To do a dumbbell deadlift, stand with your feet shoulder-width apart with a gentle bend in your knees, holding the dumbbells in front of you. Keep your shoulders back (avoid rounding your back) as you bend at the hips and push your hips back as you slowly lower your torso, keeping the dumbbells close to your shins. Stop once your body is parallel to the floor. You should feel a stretch in the hamstrings at the bottom of the movement. Slowly return to the starting position while maintaining your form. As you improve your state on this exercise, you can increase the weight from the barbell or move on to barbells and kettlebells.

dumbbell rows

Pulling exercises like the dumbbell rows target the muscles on your back and can even help improve your posture. This exercise requires a weight bench and a pair of dumbbells. If you don’t have a weight bench, you can find one at most gyms or use a similar bar at home (make sure it’s sturdy).

Since this exercise is done with one arm at a time, you must take turns on each side.

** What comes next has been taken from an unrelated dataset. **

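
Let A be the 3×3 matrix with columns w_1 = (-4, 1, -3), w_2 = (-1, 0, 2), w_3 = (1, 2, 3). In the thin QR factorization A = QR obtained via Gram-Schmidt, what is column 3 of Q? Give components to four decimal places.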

To start, bend over and place your left knee on the bench and your left hand directly in front of you, aligned with your shoulder, supporting your body weight. In this position, your back should be flat. Meanwhile, with your right hand, hold a dumbbell extended toward the floor. To perform the row, roll your shoulders back, pulling the barbell while pulling the elbow toward your hip.

As you improve your form for the dumbbell row, you can move on to other variations, such as the barbell or kettlebell.

Farm food

The purpose of carrying the jack is to prepare for the ability to carry heavy objects in hand. For example, if you want to transport all your heavy groceries in one ride instead of making several trips. This exercise can be done with dumbbells or kettlebells and will challenge the stabilization of your upper body, shoulder, and core and strengthen your grip.

I like doing this exercise with kettlebells, but you can get the same effect with dumbbells.

Hold a heavy barbell that is challenging enough for your grip but still achievable to fit in either hand to perform a jack’s carry. Pull your shoulders back and support your core, standing with your back straight as you walk across the room for time or distance. Concentrate on form as you do this exercise, taking breaks as needed.


Cardio has health benefits, and balancing it with strength training (including the other exercises on this list) can help you reap the benefits of even more practice. Cardio can include anything that raises your heart rate, such as walking, cycling, hiking, swimming, running, or even taking a dance class. Typically, Guyett advises that beginners aim to strength train one to three days a week with some form of cardio one to three times a week. Regular cardio is also a great way to keep your stamina and heart healthy.

The information in this article is for educational and informational purposes only and is not intended as health or medical advice. Always consult a physician or other qualified healthcare professional if you have any questions about a medical condition or health goals.